For customers whose price is set on the basis of a crude oil formula, the selling price of natural gas changes with respect to the value of influential factors that are tied to the price of crude oil and petroleum derivatives, and the value of the US dollar. These types of agreements ensure the greater flexibility of supply and greater predictability of final indexed prices.
The price of natural gas can also be set directly based on supply and demand, which is reflected in the value of the CEGH, NCG and TTF gas indices published by European gas exchanges. Characteristic of these types of products are less flexibility in terms of quantities supplied and greater price fluctuations due to daily changes on the market, which are additionally affected by seasonal factors. The risks of price fluctuations can be mitigated through timely agreement on the setting of a fixed contractual price, which is based on futures indicators of gas indices and remains unchanged for an agreed quantity.

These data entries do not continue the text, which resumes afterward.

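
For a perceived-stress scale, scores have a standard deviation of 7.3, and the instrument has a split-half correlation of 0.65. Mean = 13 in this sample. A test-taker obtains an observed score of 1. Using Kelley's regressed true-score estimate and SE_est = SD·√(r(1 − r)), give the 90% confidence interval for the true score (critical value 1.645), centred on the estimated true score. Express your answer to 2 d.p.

r_full = 2·0.65 / (1 + 0.65) ≈ 0.7879
T̂ = 0.7879(1) + 0.2121(13) ≈ 3.5455
SE_est = SD * √(r(1 − r)) = 7.3000 * √0.1671 ≈ 7.3000 * 0.4088 ≈ 2.9843
90% CI: 3.5455 ± 4.9092 ≈ (-1.3637, 8.4547)

[-1.36, 8.45]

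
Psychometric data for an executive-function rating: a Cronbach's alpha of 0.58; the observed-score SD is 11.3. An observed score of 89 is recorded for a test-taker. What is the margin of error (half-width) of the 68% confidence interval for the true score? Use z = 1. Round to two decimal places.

SEM = 11.3000×√(1 − 0.5800) ≈ 7.3232
Half-width = 1×7.3232 ≈ 7.3232

7.32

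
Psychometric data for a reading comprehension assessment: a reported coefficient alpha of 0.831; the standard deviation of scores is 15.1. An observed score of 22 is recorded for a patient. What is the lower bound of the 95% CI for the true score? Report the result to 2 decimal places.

9.83

SEM = 15.100 · √(1 − 0.831) = 15.100 · √0.169 ≈ 15.100 · 0.411 ≈ 6.208
1.96 · SEM ≈ 12.167
Lower limit = 22 − 12.167 ≈ 9.833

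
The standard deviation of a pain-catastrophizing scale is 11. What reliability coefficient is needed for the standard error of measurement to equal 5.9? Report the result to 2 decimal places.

Required reliability = 1 − (SEM/SD)² = 1 − 0.288 ≈ 0.712

0.71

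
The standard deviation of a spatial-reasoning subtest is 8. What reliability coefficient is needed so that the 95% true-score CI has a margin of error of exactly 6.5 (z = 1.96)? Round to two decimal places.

0.83

Required SEM = 6.5 / 1.96 ≈ 3.316
r = 1 − (SEM / SD)² = 1 − (3.316 / 8)² ≈ 1 − 0.172 ≈ 0.828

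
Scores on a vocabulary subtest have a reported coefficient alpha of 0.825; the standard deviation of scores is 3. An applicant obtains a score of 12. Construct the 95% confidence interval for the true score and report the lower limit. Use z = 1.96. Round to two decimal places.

SEM = 3.000 × √(1 − 0.825) = 3.000 × √0.175 ≈ 3.000 × 0.418 ≈ 1.255
Margin = 1.96 × 1.255 ≈ 2.460
Lower bound: 12 − 2.460 = 9.540

9.54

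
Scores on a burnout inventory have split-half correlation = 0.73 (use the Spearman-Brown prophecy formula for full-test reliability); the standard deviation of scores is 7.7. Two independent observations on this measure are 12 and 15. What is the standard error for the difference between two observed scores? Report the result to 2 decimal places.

Full-length reliability (Spearman-Brown) = 2(0.73)/(1+0.73) ≈ 0.8439
SEM = 7.7000 × √(1 − 0.8439) = 7.7000 × √0.1561 ≈ 7.7000 × 0.3951 ≈ 3.0419
Standard error of the difference = 3.0419·√2 ≈ 4.3019

4.30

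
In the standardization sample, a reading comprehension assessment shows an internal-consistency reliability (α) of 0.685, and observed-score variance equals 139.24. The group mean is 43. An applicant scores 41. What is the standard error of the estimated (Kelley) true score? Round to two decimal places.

SD = √139.24 = 11.8000
SE_est = 11.8000·√[r(1 − r)] ≈ 5.4813

5.48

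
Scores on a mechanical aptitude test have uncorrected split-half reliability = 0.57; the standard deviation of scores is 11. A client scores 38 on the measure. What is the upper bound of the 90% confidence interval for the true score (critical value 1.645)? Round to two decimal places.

Full-length reliability (Spearman-Brown) = 2(0.57)/(1+0.57) ≈ 0.726
The standard error of measurement is 11.000·√(1 − 0.726) ≈ 11.000·0.523 ≈ 5.757.
Half-width = 1.645·5.757 ≈ 9.470
Upper limit = 38 + 9.470 ≈ 47.470

47.47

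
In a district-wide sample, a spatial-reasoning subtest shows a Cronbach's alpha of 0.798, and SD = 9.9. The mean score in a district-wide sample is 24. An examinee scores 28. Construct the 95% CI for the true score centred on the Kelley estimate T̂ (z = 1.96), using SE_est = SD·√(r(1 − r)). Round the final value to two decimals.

[19.40, 34.98]

T̂ = r·X + (1 − r)·M = 0.798·28 + 0.202·24 = 22.344 + 4.848 ≈ 27.192
SE_est = SD · √(r(1 − r)) = 9.900 · √0.161 ≈ 9.900 · 0.401 ≈ 3.975
95% CI: 27.192 ± 7.791 ≈ (19.401, 34.983)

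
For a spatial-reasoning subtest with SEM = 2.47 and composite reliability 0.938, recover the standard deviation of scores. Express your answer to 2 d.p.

9.92

SD = 2.47 / √(1 − 0.938) ≈ 9.920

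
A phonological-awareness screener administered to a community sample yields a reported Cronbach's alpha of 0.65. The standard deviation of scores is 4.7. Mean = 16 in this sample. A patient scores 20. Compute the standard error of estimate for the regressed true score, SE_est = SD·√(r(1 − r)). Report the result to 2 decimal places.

SE_est = 4.700×√(0.650×0.350) ≈ 2.242

2.24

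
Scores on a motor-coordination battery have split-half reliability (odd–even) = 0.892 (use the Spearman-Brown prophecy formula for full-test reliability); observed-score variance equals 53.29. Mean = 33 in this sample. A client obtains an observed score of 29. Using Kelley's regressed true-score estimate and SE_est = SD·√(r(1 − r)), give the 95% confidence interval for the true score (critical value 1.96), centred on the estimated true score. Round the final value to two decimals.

[25.91, 32.55]

SD = √53.29 = 7.300
Full-length reliability (Spearman-Brown) = 2(0.892)/(1+0.892) ≈ 0.943
T̂ = 0.943(29) + 0.057(33) ≈ 29.228
SE_est = 7.300·√[r(1 − r)] ≈ 1.694
CI = 29.228 ± 1.96 × 1.694 → [25.909, 32.548]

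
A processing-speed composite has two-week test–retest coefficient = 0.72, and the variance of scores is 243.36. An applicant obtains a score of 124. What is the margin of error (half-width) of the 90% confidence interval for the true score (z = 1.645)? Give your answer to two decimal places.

σ = 243.36^(1/2) = 15.6000
SEM = 15.6000 × √(1 − 0.7200) = 15.6000 × √0.2800 ≃ 15.6000 × 0.5292 ≃ 8.2547
Margin = 1.645 × 8.2547 ≃ 13.5791

13.58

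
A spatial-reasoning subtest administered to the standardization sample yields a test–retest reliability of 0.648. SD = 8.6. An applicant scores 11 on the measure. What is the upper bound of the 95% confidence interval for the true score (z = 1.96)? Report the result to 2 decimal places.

SEM = 8.6000 · √(1 − 0.6480) = 8.6000 · √0.3520 ≈ 8.6000 · 0.5933 ≈ 5.1023
Margin = 1.96 · 5.1023 ≈ 10.0006
Upper bound: 11 + 10.0006 = 21.0006

21.00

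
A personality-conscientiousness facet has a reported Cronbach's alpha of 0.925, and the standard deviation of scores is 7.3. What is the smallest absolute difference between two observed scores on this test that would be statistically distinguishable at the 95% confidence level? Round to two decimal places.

5.54

SEM = 7.3000 · √(1 − 0.9250) = 7.3000 · √0.0750 ≈ 7.3000 · 0.2739 ≈ 1.9992
SE_diff = SEM · √2 ≈ 1.9992 · 1.4142 ≈ 2.8273
Minimum reliable difference = 1.96 · SE_diff ≈ 1.96 · 2.8273 ≈ 5.5415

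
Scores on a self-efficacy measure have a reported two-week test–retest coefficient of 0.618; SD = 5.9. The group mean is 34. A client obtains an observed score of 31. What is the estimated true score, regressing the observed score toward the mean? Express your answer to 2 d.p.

T̂ = r·X + (1 − r)·M = 0.6180*31 + 0.3820*34 = 19.1580 + 12.9880 ≃ 32.1460

32.15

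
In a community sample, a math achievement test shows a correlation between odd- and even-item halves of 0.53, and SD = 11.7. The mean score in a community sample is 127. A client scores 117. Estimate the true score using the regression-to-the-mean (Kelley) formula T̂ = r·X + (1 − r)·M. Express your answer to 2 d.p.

Full-length reliability (Spearman-Brown) = 2(0.53)/(1+0.53) ≈ 0.6928
T̂ = r·X + (1 − r)·M = 0.6928×117 + 0.3072×127 ≈ 81.0588 + 39.0131 ≈ 120.0719

120.07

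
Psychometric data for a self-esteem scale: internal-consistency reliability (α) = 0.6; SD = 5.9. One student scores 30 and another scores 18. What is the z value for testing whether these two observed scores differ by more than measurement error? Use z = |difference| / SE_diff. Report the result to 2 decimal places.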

Due to its close proximity, the most important index for Slovenia is the one published on the Austrian CEGH exchange.
So-called hybrid products are the result of combining various methods for setting the natural gas price. Through the appropriate coordination of conditions on crude oil and exchange indices, such products are adapted to the needs of individual customers, taking into account the dynamics of their consumption and aversion to the risks associated with the variability of exchange prices.